The Wrong Fight at the Wrong Time for the GOP
June 29, 2018 · 11:34 AM EDT
You need to hand it to President Donald Trump, his entire administration and his party. It takes more than a little chutzpah to act in a way that seems callous to the concerns of children. First, it was gun control. Now it is immigration in general, and separating children from their parents in particular. If this is the way to winning the midterms, it’s hard to see how.
Republicans have talked for decades about crime, drugs, national security, traditional values, the dangers associated with big government and helping businesses produce economic growth.
GOP candidates are comfortable talking about those themes during campaigns, and the party’s voters have become accustomed to hearing those issues addressed.
Democrats, on the other hand, have talked more about quality-of-life issues, the environment, health care, gun control and helping the more disadvantaged and vulnerable in society, including the poor, the elderly, single mothers and children. Democratic voters expect their candidates to stress those topics and offer prescriptions.
At certain moments, Republican priorities have broader appeal, while at other times the Democratic message has been shown to be superior.
Not surprisingly, swing voters go back and forth between the two parties, depending on the issue mix and the country’s priorities, and enthusiasm within both parties ebbs and flows.
Fall focus
If this November’s elections are about the state of the economy, Republicans will do quite well. Most of the economic indicators are good, and while things could change over the next few months, they are not likely to deteriorate dramatically.
Republicans would likely keep the House and Senate if the midterms were only a referendum on the president’s handling of the economy.
But the economy isn’t dominating voters’ attention these days.
The June 1-4 NBC News/Wall Street Journal poll asked registered voters about the “most important factor in deciding your vote” and found five issues bunched together in the double digits: health care; economy and jobs; guns; taxes and spending; and immigration.

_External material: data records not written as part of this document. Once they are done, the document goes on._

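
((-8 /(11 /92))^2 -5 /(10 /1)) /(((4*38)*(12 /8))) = 1083271 /55176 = 19.63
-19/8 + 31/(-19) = -609/152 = -4.01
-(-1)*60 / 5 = 12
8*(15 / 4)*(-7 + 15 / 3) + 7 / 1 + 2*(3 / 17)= -52.65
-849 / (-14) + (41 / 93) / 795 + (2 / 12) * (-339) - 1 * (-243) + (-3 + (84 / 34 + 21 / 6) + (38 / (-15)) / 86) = 189226666691 / 756650790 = 250.08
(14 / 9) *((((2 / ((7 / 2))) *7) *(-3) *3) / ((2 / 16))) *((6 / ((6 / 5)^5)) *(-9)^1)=87500 / 9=9722.22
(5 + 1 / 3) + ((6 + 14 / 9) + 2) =134 / 9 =14.89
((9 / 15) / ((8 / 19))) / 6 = 19 / 80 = 0.24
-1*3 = -3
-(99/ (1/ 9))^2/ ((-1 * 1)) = 793881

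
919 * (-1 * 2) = -1838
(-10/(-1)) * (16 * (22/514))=1760/257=6.85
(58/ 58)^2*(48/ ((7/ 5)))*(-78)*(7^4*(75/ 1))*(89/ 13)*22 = -72532152000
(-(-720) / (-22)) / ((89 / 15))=-5.52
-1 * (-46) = 46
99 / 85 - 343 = -29056 / 85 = -341.84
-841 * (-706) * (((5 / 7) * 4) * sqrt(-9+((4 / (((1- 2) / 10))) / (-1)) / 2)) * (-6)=-33758274.90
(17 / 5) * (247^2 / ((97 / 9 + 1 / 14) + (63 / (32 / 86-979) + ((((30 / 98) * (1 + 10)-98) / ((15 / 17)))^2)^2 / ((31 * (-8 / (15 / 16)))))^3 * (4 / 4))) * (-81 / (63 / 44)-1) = 892102140822751948673361390411222182807381692202188800000000 / 9347120565973869306249950241156521988845924126251697663375592098456659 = 0.00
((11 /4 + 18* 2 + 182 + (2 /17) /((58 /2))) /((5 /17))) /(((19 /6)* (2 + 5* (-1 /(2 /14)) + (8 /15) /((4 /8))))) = -3917943 /527858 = -7.42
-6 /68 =-3 /34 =-0.09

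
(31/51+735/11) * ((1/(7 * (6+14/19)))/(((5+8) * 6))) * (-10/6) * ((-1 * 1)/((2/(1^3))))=1796735/117621504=0.02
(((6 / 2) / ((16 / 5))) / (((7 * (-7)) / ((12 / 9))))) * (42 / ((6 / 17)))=-85 / 28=-3.04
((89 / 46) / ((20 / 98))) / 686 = 89 / 6440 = 0.01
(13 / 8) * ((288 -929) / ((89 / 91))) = -758303 / 712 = -1065.03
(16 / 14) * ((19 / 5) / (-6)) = -76 / 105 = -0.72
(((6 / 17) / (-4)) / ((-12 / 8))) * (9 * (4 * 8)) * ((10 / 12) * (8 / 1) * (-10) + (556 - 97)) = 112992 / 17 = 6646.59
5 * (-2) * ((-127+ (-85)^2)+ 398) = -74960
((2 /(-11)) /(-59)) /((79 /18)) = 36 /51271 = 0.00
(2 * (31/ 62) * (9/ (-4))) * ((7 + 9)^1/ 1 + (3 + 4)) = -207/ 4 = -51.75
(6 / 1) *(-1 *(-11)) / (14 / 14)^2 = 66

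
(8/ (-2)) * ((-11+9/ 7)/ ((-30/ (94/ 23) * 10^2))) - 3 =-184321/ 60375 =-3.05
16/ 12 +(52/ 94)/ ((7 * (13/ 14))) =200/ 141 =1.42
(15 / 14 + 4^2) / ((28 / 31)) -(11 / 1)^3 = -514343 / 392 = -1312.10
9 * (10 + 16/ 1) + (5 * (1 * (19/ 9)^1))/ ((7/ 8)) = 15502/ 63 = 246.06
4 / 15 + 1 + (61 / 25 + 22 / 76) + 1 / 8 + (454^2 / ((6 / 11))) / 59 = 4310596279 / 672600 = 6408.86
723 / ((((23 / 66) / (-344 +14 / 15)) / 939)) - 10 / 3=-668341630.85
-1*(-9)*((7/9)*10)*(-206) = -14420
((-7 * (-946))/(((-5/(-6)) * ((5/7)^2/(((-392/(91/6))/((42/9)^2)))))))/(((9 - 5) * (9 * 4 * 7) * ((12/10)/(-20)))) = 19866/65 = 305.63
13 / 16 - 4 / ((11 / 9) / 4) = -2161 / 176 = -12.28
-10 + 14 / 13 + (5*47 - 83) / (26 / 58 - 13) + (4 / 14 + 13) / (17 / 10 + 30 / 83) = -2271384 / 155701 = -14.59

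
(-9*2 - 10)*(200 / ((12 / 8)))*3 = -11200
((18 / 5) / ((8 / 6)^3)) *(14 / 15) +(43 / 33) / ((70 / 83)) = 273737 / 92400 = 2.96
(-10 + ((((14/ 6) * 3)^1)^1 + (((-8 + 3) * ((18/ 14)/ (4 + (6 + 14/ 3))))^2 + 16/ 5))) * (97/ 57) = 18040933/ 27036240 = 0.67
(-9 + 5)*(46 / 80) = -2.30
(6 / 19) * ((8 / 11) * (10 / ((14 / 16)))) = 3840 / 1463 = 2.62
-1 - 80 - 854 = -935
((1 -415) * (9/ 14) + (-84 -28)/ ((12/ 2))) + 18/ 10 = -29716/ 105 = -283.01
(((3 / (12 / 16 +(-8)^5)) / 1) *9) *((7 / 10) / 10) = -189 / 3276725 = -0.00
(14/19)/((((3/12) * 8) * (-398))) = -7/7562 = -0.00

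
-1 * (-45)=45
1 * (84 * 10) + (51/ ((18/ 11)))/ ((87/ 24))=73828/ 87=848.60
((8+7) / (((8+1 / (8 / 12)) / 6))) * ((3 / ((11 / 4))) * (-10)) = -21600 / 209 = -103.35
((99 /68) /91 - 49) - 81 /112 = -1230353 /24752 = -49.71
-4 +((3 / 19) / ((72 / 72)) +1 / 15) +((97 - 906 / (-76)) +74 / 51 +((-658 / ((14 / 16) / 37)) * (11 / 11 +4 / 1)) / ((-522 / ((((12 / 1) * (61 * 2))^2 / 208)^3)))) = 291591944109114.39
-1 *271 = -271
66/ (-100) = -0.66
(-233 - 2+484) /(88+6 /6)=249 /89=2.80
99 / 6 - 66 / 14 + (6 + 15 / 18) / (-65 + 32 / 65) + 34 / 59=9095966 / 742161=12.26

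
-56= -56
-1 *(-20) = 20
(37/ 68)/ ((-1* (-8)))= 0.07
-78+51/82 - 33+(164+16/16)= 4479/82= 54.62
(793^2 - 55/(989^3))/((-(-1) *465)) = 608324418188926/449823176085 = 1352.36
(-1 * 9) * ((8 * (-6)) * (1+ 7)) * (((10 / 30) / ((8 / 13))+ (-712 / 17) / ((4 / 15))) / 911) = -593.77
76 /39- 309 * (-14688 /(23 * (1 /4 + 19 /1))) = 708154948 /69069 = 10252.86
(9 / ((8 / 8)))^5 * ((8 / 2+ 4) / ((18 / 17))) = 446148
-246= -246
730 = 730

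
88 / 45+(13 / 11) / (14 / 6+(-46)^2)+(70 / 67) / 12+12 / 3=509472731 / 84305430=6.04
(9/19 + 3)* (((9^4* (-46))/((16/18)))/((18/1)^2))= -3640.20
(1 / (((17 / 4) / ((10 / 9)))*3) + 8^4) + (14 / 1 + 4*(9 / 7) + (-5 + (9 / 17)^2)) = 224520182 / 54621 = 4110.51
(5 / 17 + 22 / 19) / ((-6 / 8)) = -1876 / 969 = -1.94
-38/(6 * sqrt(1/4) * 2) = -19/3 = -6.33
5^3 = 125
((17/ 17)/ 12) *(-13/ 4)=-13/ 48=-0.27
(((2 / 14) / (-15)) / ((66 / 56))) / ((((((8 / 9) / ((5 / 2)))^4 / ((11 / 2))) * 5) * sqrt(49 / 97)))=-18225 * sqrt(97) / 229376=-0.78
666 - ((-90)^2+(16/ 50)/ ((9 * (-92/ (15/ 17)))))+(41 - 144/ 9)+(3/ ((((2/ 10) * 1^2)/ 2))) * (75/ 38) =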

In tough economic times (whether high unemployment or high inflation), the economy and jobs inevitably rank far ahead of other concerns because people think first about putting food on the table and paying the mortgage.
But today, when jobs are relatively plentiful and Americans feel upbeat about the economy, people have time to think about other issues and problems — such as health care, gun control and how people should be treated.
Now, after spending the last couple of years demonizing immigrants, fighting those who advocate more diversity, ripping up government regulations, cutting taxes for corporate America and doing little to respond to a series of school-related shootings, President Donald Trump doubled down on immigration, producing a “zero tolerance” policy that meant separating children from their parents, before backtracking with an executive order after the uproar penetrated even the Oval Office’s usual political calculus.
Core Trump voters — the kind of people who watch the Fox News prime-time lineup religiously and complain that members of the national media are the enemy — are certain to accept White House positions on the border and agree with congressional Republicans on guns.
But core Trump voters won’t decide control of the House in the midterms.
Quinnipiac’s widely noted June 14-17 national poll showed two out of three voters opposing the administration’s policy of separating children from their parents when families illegally cross the border.
The numbers among independent voters (68 percent opposing separation), whites with a college degree (68 percent opposing) and white women (65 percent opposing) suggest the White House badly mishandled the issue, and it’s not hard to see why Trump started backpedaling.
Even more than one in three Republicans disapprove of the administration’s behavior.
Misjudging the mood
If reports are correct that Trump thought the “zero tolerance” policy would help him politically, he seems to have miscalculated badly. There is nothing wrong with a president seeking to energize his party’s base. But that is all that Trump ever does.
He never tries to broaden his appeal. The controversy over separating children from their parents, like the White House’s response to school shootings, helps push quality of life to the fore of this election cycle, taking voters’ attention away from the economy.
Trump and his party look cruel and cold-hearted, costing the Republicans female voters, suburbanites, independents and voters with a college degree — and that’s before Democrats spend millions of dollars painting the picture of a president and a political party indifferent to school shootings and insensitive to the plight of children.
Combined with likely improved turnout among liberals and possibly even minorities and younger voters (who often don’t bother to vote in midterms), the movement among swing voters and soft Republicans seems like a recipe for a remarkably good Democratic election.
Trump would be much better off talking about his role in creating jobs and starting a dialogue with North Korea.
But the president, who appears tone-deaf when it comes to quality-of-life issues such as guns, health care and the environment, simply prefers spending his time fighting with America’s friends, imposing tariffs, pushing his immigration agenda and attacking the FBI and Robert Mueller.
And regardless of any presidential or congressional action, the damage to the GOP has already been done.
History suggests Republicans will pay an electoral price in the fall.